益子焼の陶土は、豊富にあるものの、肌理が粗く精巧な器を作るには向かなかったため、当初の益子焼は主に水がめ、火鉢、壺などの日用品として制作された。その後、1927年から創作活動を始めた濱田庄司によって花器や茶器などの民芸品が作られるようになり、日本全国に知られた。1959年には、加守田章二(1933-1983)が開いた窯により民芸一辺倒だった益子の作陶に現代的な独創性が加えられた。1979年には通産省(現経産省)から伝統的工芸品に指定された。

益子焼は砂気の多いゴツゴツとした土の質感をもち、材料の性質上割れやすく、重いという欠点がある。益子焼のもっとも基本的な釉薬(ゆうやく)は漆黒(しっこく)や「柿」と呼ばれる赤茶色、飴色(あめいろ)を出す鉄釉(てつゆう、てぐすり)で、石材粉や古鉄粉を釉薬にし、犬毛筆で色づけを行うため、重厚な色合いとぼってりとした肌触りに特徴がある。こうした昔ながらの施釉は土鍋や土瓶、片口といった、肉厚な陶器に使われる。

民藝運動以来、濱田庄司が得意とした杓掛け、流し掛け、掻き落としの技法を使った紋様を施した鉢や皿などが知られる。また、信楽焼流の絵付けを施した山水土瓶や、呉須(コバルト顔料)を使った陶器も多い。

栃木県益子町観光協会によると、現在、窯元は約250、陶器店は50店あり、春(2024年4月27日から5月6日までの予定)と秋に「陶器市」が開かれる。

益子陶器市は1966年から始まり、例年、春のゴールデンウイークと秋の11月3日前後に開かれている。販売店約50店舗の他、約550のテントが立ち並び、伝統的な益子焼からカップや皿などの日用品、美術品まで販売される。焼物だけでなく、地元農産物や特産品の販売も行われ、春秋あわせて約60万人の人出がある。

ウイキペディアによると、濱田庄司は1894(明治27)年神奈川県橘樹郡高津村(現川崎市)溝ノ口の母の実家で生まれ、東京府立一中(現日比谷高校)を経て、1916(大正5)年に東京高等工業学校(現東京工業大学)窯業科を卒業、在学時は板谷波山(1872-1963)に師事し、窯業の基礎科学を学び、卒業後は2年先輩の河井寛次郎(1890-1966)と共に京都市立陶芸試験場にて主に釉薬の研究を行う。この頃、柳宗悦(1889-1961)、富本憲吉(1886-1963)、陶芸家のバーナード・リーチ(Bernard Howell Leach、1887-1979)の知遇を得る。

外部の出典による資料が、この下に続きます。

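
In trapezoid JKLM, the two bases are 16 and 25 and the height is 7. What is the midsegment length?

midsegment = (16 + 25) / 2 = 41 / 2 = 41/2

41/2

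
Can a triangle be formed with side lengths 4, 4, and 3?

Yes.
The triangle inequality requires that the sum of any two sides exceeds the third.
Here 3 + 4 = 7 > 4, so the condition is met.

Yes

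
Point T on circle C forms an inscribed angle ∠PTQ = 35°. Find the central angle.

The inscribed angle theorem states that a central angle is always twice any inscribed angle that subtends the same arc.
Since the inscribed angle is 35°, the central angle = 2 × 35° = 70°.

70°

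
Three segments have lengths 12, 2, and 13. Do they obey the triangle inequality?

Yes.
The triangle inequality requires that the sum of any two sides exceeds the third.
Here 2 + 12 = 14 > 13, so the condition is met.

Yes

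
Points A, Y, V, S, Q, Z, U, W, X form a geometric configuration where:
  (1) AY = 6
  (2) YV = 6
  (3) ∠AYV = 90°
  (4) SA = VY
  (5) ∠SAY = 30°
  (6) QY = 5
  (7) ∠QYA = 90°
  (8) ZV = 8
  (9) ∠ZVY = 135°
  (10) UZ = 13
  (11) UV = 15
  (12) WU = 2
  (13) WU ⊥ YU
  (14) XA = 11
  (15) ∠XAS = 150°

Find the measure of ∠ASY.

From the given relations: SA = VY = 6.
Step 1: By the law of cosines on triangle SAY: SY² = 6² + 6² − 2·6·6·cos(30°) = 9.65, so SY ≈ 3.11.
Step 2: By the inverse law of cosines on triangle ASY: cos(∠ASY) = (6² + 3.11² − 6²) / (2·6·3.11) = 9.65/37.27 = 0.2588, so ∠ASY = 75°.

Therefore, the measure of angle ∠ASY = 75°.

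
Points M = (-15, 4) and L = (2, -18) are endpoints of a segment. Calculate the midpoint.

The midpoint is the average of the coordinates:
x: (-15 + 2)/2 = -13/2
y: (4 + -18)/2 = -7
Midpoint = (-13/2, -7)

(-13/2, -7)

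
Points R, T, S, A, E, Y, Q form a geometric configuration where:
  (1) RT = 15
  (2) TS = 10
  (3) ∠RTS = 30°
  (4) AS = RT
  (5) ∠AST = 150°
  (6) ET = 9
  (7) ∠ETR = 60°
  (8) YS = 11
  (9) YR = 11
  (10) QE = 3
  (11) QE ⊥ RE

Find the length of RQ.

Step 1: By the law of cosines on triangle ETR: ER² = 9² + 15² − 2·9·15·cos(60°) = 171, so ER = 3·√19.
Step 2: By the law of cosines on triangle REQ: RQ² = (3·√19)² + 3² − 2·3·√19·3·cos(90°) = 180, so RQ = 6·√5.

Therefore, the length of RQ = 6·√5.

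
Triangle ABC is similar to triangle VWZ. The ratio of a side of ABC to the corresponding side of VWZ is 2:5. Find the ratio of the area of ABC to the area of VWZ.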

1920(大正9)年に英国に帰国するリーチに同行、1922(大正11)年に共同してコーンウォール州(Cornwall)セント・アイヴス(St Ives)に「リーチポタリー(Leach Pottery)」を築窯した。1923(大正12)年にロンドンで個展を開き、1924(大正13)年に帰国し、しばらくは沖縄・壺屋窯などで学び、1930(昭和5)年からそれまでも深い関心を寄せていた益子焼の産地、栃木県益子町で作陶をはじめた。

ほとんど手轆轤(ろくろ)のみを使用するシンプルな造形と、釉薬の流描による大胆な模様を得意とした。戦後、1955年2月15日には第1回の重要無形文化財保持者(人間国宝、工芸技術部門陶芸民芸陶器)に認定され、1964年に紫綬褒章、1968年に文化勲章を受章した。

柳宗悦の流れをうけて民藝運動に熱心であり、1961年の柳の没後は日本民藝館の第2代館長に就任した。1970年の大阪万博の日本民芸館パビリオンの名誉館長を経て、1972年に大阪日本民藝館の初代館長に就任した。1977年には自ら蒐集した日本国内外の民芸品を展示する益子参考館を開館した。1978年1月5日に益子にて没。享年83。墓所は川崎市の宗隆寺。

開場時間は9時30分から20時30分(最終日は15時)まで。入場は無料。